Wesner: Big tech is steamrolling America's newspapers

Google and Facebook have enormous economic and political power in society — especially over the news industry. Many ask if they have played a role in the misinformation that erodes our free press and plagues our democracy.

Google and Facebook have a duopoly over the distribution of digital news content, and that drives people to their platforms where they make their money.

These platforms hoard critical data and use clever tactics, like reframing stories with rich previews, to keep users on their sites. In the process, they siphon off the advertising revenue that small and local publishers need, weakening their ability to reap reward for their own content.

Google and Facebook generated $4 million in U.S. advertising revenue every 15 minutes during the first quarter of 2022. That could fund hundreds of local journalists in every state in the country.

It’s no wonder then that, despite record news consumption, local newspapers across the country have seen diminished revenues, leading many to lay off journalists or go out of business.
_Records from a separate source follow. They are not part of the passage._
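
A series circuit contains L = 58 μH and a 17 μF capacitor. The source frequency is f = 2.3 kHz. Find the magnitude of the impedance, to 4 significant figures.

3.232 Ω

ω = 2πf = 14450 rad/s
X_L = ωL = 0.8382 Ω
X_C = 1/(ωC) = 4.070 Ω
Net reactance X = X_L − X_C = -3.232 Ω
Z = − j3.232 Ω
|Z| = √(0² + 3.232²) = 3.232 Ω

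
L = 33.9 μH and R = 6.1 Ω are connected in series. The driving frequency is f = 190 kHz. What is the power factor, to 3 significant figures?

ω = 2πf = 1.194e+06 rad/s
X_L = ωL = 40.5 Ω
Z = 6.10 + j40.5 Ω
|Z| = √(6.10² + 40.5²) = 40.9 Ω
∠Z = arctan(40.5/6.10) = 81.4°
cos φ = cos(81.4°) = 0.149

0.149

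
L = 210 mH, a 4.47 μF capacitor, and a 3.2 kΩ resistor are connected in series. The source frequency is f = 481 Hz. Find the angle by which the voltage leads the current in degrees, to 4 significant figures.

9.937°

ω = 2πf = 3022 rad/s
X_L = ωL = 634.7 Ω
X_C = 1/(ωC) = 74.02 Ω
Net reactance X = X_L − X_C = 560.6 Ω
Z = 3200 + j560.6 Ω
|Z| = √(3200² + 560.6²) = 3249 Ω
∠Z = arctan(560.6/3200) = 9.937°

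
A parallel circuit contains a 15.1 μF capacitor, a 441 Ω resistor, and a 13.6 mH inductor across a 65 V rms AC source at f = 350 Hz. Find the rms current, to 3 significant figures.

148 mA

ω = 2πf = 2199 rad/s
X_L = ωL = 29.9 Ω
X_C = 1/(ωC) = 30.1 Ω
Parallel: admittances add. Y = 1/R + 1/(jωL) + jωC
Y = (0.00227 − j0.000229) S
|Y| = 0.00228 S → |Z| = 1/|Y| = 439 Ω, ∠Z = −∠Y = 5.77°
I = V/|Z| = 65/439 = 148 mA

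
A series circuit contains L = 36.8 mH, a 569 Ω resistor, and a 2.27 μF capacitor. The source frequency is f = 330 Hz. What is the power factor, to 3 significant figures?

ω = 2πf = 2073 rad/s
X_L = ωL = 76.3 Ω
X_C = 1/(ωC) = 212 Ω
Net reactance X = X_L − X_C = -136 Ω
Z = 569 − j136 Ω
|Z| = √(569² + 136²) = 585 Ω
∠Z = arctan(-136/569) = -13.5°
cos φ = cos(-13.5°) = 0.973

0.973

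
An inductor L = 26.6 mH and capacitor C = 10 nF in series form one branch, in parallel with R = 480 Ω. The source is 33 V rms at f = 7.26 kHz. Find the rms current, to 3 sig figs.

ω = 2πf = 45620 rad/s
X_L = ωL = 1210 Ω
X_C = 1/(ωC) = 2190 Ω
Branch 1: Z₁ = R = 480 Ω
Branch 2 (series LC): Z₂ = j(X_L − X_C) = −j979 Ω
Parallel: Z = Z₁Z₂/(Z₁+Z₂), |Z| = 431 Ω, ∠Z = -26.1°
I = V/|Z| = 33/431 = 76.6 mA

76.6 mA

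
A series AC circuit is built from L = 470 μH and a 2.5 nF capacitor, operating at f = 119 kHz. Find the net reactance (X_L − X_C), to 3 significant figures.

-184 Ω

ω = 2πf = 747700 rad/s
X_L = ωL = 351 Ω
X_C = 1/(ωC) = 535 Ω
X = 351 − 535 = -184 Ω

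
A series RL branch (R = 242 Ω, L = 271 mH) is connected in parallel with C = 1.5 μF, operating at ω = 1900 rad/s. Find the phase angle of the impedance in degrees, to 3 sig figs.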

Local newspapers simply can’t compete with the national Google and Facebook platforms.

The imbalance of power between these platforms and local newspapers — let alone any single local paper — is so vast that newspapers cannot negotiate the exploitation of news. But antitrust laws shield Google and Facebook from the possibility of news publishers working together to demand better terms.

No company should have this much control over the news. Congress must take action to curb undue influence of Big Tech on the news media industry, and the Journalism Competition and Preservation Act aims to do just that.
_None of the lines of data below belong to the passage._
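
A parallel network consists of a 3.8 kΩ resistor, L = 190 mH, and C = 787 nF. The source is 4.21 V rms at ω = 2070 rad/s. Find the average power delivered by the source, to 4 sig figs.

4.664 mW

X_L = ωL = 393.3 Ω
X_C = 1/(ωC) = 613.8 Ω
Parallel: admittances add. Y = 1/R + 1/(jωL) + jωC
Y = (0.0002632 − j0.0009135) S
|Y| = 0.0009506 S → |Z| = 1/|Y| = 1052 Ω, ∠Z = −∠Y = 73.93°
I = V/|Z| = 4.002 mA
P = VI cos φ = 4.21 × 0.004002 × cos(73.93°) = 4.664 mW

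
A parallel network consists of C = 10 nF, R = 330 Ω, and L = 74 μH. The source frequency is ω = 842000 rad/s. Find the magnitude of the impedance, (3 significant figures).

X_L = ωL = 62.3 Ω
X_C = 1/(ωC) = 119 Ω
Parallel: admittances add. Y = 1/R + 1/(jωL) + jωC
Y = (0.00303 − j0.00763) S
|Y| = 0.00821 S → |Z| = 1/|Y| = 122 Ω, ∠Z = −∠Y = 68.3°

122 Ω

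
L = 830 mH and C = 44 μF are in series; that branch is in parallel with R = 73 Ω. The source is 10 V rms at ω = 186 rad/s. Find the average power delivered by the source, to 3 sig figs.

X_L = ωL = 154 Ω
X_C = 1/(ωC) = 122 Ω
Branch 1: Z₁ = R = 73.0 Ω
Branch 2 (series LC): Z₂ = j(X_L − X_C) = j32.2 Ω
Parallel: Z = Z₁Z₂/(Z₁+Z₂), |Z| = 29.5 Ω, ∠Z = 66.2°
I = V/|Z| = 340 mA
P = VI cos φ = 10 × 0.340 × cos(66.2°) = 1.37 W

1.37 W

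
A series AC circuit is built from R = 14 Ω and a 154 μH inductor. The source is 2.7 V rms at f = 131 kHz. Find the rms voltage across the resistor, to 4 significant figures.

ω = 2πf = 823100 rad/s
X_L = ωL = 126.8 Ω
Z = 14.00 + j126.8 Ω
|Z| = √(14.00² + 126.8²) = 127.5 Ω
I = V/|Z| = 21.17 mA
V_R = I·|Z_R| = 0.02117 × 14.00 = 0.2964 V

0.2964 V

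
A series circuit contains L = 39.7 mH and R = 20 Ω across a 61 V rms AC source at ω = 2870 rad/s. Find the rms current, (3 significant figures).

527 mA

X_L = ωL = 114 Ω
Z = 20.0 + j114 Ω
|Z| = √(20.0² + 114²) = 116 Ω
I = V/|Z| = 61/116 = 527 mA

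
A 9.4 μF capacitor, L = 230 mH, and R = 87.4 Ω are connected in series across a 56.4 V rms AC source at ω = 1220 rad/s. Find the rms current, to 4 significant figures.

X_L = ωL = 280.6 Ω
X_C = 1/(ωC) = 87.20 Ω
Net reactance X = X_L − X_C = 193.4 Ω
Z = 87.40 + j193.4 Ω
|Z| = √(87.40² + 193.4²) = 212.2 Ω
I = V/|Z| = 56.4/212.2 = 265.7 mA

265.7 mA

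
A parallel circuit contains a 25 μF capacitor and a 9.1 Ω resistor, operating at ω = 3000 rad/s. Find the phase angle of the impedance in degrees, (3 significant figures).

X_C = 1/(ωC) = 13.3 Ω
Parallel: admittances add. Y = 1/R + jωC
Y = (0.110 + j0.0750) S
|Y| = 0.133 S → |Z| = 1/|Y| = 7.52 Ω, ∠Z = −∠Y = -34.3°

-34.3°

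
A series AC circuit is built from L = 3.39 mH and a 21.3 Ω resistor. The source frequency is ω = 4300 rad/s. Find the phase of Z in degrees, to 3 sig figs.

34.4°

X_L = ωL = 14.6 Ω
Z = 21.3 + j14.6 Ω
|Z| = √(21.3² + 14.6²) = 25.8 Ω
∠Z = arctan(14.6/21.3) = 34.4°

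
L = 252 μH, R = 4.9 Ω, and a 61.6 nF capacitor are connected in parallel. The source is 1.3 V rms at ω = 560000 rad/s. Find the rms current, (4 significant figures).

X_L = ωL = 141.1 Ω
X_C = 1/(ωC) = 28.99 Ω
Parallel: admittances add. Y = 1/R + 1/(jωL) + jωC
Y = (0.2041 + j0.02741) S
|Y| = 0.2059 S → |Z| = 1/|Y| = 4.856 Ω, ∠Z = −∠Y = -7.650°
I = V/|Z| = 1.3/4.856 = 267.7 mA

267.7 mA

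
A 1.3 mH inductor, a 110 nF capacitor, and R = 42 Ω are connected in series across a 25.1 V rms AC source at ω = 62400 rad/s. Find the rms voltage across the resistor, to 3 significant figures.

13.7 V

X_L = ωL = 81.1 Ω
X_C = 1/(ωC) = 146 Ω
Net reactance X = X_L − X_C = -64.6 Ω
Z = 42.0 − j64.6 Ω
|Z| = √(42.0² + 64.6²) = 77.0 Ω
I = V/|Z| = 326 mA
V_R = I·|Z_R| = 0.326 × 42.0 = 13.7 V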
JCPA is specifically designed to address the anticompetitive practices of Google and Facebook.

The proposed legislation would provide a temporary, limited antitrust safe harbor for small and local news publishers so they could collectively negotiate with Facebook and Google for fair compensation for the use of their content. It would also incentivize and reward publishers for investing in newsroom personnel, by awarding outlets with demonstrated investment in staff a larger portion of the funds that result from the negotiations.

By addressing the duopoly power of Google and Facebook, and thus ensuring more subscription and advertising dollars flow back to publishers, the JCPA would not only protect and promote quality news. It would also encourage competition.

In today’s partisan political climate, it is rare for Democrats and Republicans to agree on anything. But JCPA is one important exception.

Members of Congress on both sides of the aisle agree: We need to pass JCPA to ensure that publishers — especially small and local publishers — are treated fairly so they can better serve their communities.

In addition to chairing the board of the National Newspaper Association, Brett Wesner serves as president of Wesner Publications, based in Cordell, Oklahoma.